Will Simescu – Agrapha

Will Simescu’s “Agrapha” reveals a search for holiness to readers, contrasting the gritty details of reality with imagery from the life and parables of Christ. As the word “agrapha” is Greek for “not written”, and refers to the words of Jesus not found in the Gospels, what we read in Will’s poem is a tangible quest for divine mystery and truths that are unspoken, though the search in this narrative is oftentimes fruitless.


I cleave the wood
and you are not there.
I lift the stone
and you are not there.

What do you mean by stone?
A dish on my coffee table
filled with polished gems.
Ancient crustaceans fossilized
on a Northern Michigan beach.
A boulder that conceals a tomb.

Sometimes, confronted
with the faces of passersby,
I am subsumed, as if lying
in a dead man’s float.
Other times I search for you
in crowded stations of the metro
and must restrain myself from shedding peals
of laughter that are unlike petals
on a wet black bough,
nor do they resemble bells.

This is me raving.
I only want to know
if there is space enough in my body
to allow a little light.
If not in my mind, perhaps
my soft hands or belly.
I would settle for a nail, even,
from my unwashed foot.

Will Simescu

Will Simescu grew up in Northern Michigan and spent six years as a language analyst in the U.S. Air Force.
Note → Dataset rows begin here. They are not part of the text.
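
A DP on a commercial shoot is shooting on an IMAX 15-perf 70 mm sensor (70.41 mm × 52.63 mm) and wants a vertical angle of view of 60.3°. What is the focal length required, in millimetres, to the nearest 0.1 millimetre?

45.3 mm

From α = 2·arctan(h/2f) we get f = h / (2·tan(α/2)).
With h = 52.63 mm and α/2 = 30.15°, tan(α/2) ≈ 0.58085, so f ≈ 52.63 / 1.16169 ≈ 45.3046 mm.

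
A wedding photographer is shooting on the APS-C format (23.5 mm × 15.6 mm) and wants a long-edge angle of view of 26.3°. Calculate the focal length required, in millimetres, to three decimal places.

50.294 mm

From α = 2·arctan(w/2f) we get f = w / (2·tan(α/2)).
With w = 23.5 mm and α/2 = 13.15°, tan(α/2) ≈ 0.23363, so f ≈ 23.5 / 0.46725 ≈ 50.2938 mm.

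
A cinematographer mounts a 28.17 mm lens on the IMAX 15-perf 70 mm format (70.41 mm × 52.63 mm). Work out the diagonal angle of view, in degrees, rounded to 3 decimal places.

114.687°

Sensor diagonal = √(70.41² + 52.63²) = √7727.4850 ≈ 87.9061 mm.
Angle of view α = 2·arctan(d/2f) with d = 87.9061 mm and f = 28.17 mm.
d/2f = 1.56028; arctan(1.56028) ≈ 57.3437°, so α ≈ 114.6875°.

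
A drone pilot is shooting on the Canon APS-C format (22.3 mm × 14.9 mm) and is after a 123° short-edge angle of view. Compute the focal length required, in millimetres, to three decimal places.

From α = 2·arctan(h/2f) we get f = h / (2·tan(α/2)).
With h = 14.9 mm and α/2 = 61.5°, tan(α/2) ≈ 1.84177, so f ≈ 14.9 / 3.68354 ≈ 4.0450 mm.

4.045 mm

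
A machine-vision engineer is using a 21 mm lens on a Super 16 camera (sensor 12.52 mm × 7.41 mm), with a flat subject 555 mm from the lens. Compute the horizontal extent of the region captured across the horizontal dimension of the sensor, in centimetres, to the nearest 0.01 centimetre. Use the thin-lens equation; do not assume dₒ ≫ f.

Similar triangles through the lens centre give W/dₒ = w/dᵢ; with 1/f = 1/dₒ + 1/dᵢ this gives W = w·(dₒ − f)/f.
W = 12.52 mm × (555 − 21) / 21 = 12.52 × 25.4286 ≈ 318.366 mm = 31.8366 cm.

31.84 cm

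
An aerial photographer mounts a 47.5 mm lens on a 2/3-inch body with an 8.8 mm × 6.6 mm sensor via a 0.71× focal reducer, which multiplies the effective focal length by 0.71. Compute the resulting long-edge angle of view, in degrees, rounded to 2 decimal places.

14.87°

Effective focal length f = 47.5 × 0.71 = 33.725 mm.
α = 2·arctan(8.8 / (2 × 33.725)) = 2·arctan(0.13047) ≈ 14.8664°.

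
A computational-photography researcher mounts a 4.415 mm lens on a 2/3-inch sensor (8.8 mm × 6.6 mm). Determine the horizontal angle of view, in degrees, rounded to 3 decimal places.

Angle of view α = 2·arctan(w/2f) with w = 8.8 mm and f = 4.415 mm.
w/2f = 0.99660; arctan(0.99660) ≈ 44.9025°, so α ≈ 89.8050°.

89.805°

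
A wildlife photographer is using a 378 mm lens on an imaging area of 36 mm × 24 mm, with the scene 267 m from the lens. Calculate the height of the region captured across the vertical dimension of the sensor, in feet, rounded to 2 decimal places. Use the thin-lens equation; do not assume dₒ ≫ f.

55.54 ft

dₒ: 267 m = 267000 mm.
Similar triangles through the lens centre give W/dₒ = h/dᵢ; with 1/f = 1/dₒ + 1/dᵢ this gives W = h·(dₒ − f)/f.
W = 24 mm × (267000 − 378) / 378 = 24 × 705.3492 ≈ 16928.381 mm = 16928.381/304.8 ft = 55.5393 ft.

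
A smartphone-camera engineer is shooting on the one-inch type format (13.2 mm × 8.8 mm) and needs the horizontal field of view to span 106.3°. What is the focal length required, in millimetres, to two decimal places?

4.95 mm

From α = 2·arctan(w/2f) we get f = w / (2·tan(α/2)).
With w = 13.2 mm and α/2 = 53.15°, tan(α/2) ≈ 1.33430, so f ≈ 13.2 / 2.66860 ≈ 4.9464 mm.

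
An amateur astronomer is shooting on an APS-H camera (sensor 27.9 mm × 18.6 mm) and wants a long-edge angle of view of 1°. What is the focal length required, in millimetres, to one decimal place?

1598.5 mm

From α = 2·arctan(w/2f) we get f = w / (2·tan(α/2)).
With w = 27.9 mm and α/2 = 0.5°, tan(α/2) ≈ 0.00873, so f ≈ 27.9 / 0.01745 ≈ 1598.5117 mm.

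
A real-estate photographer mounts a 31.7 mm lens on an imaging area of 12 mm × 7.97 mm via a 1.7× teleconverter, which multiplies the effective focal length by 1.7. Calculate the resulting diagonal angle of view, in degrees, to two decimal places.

Effective focal length f = 31.7 × 1.7 = 53.89 mm.
Sensor diagonal = √(12² + 7.97²) = √207.5209 ≈ 14.4056 mm.
α = 2·arctan(14.406 / (2 × 53.89)) = 2·arctan(0.13366) ≈ 15.2258°.

15.23°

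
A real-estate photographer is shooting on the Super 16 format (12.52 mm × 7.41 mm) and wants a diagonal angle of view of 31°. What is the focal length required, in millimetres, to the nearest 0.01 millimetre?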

He currently live in Fort Collins, Colorado with his dog Lily, where he studies Restoration Ecology at Colorado State University. Will was a finalist for the Ember Chasm Review 2020 Summer Poetry Contest and a semi-finalist for Nimrod International’s 2020 Francine Ringold Awards for New Writers. His poems have also appeared in the Louisville Review, The Rupture, 45th Parallel, Poetry South, and Plainsongs Magazine, among others.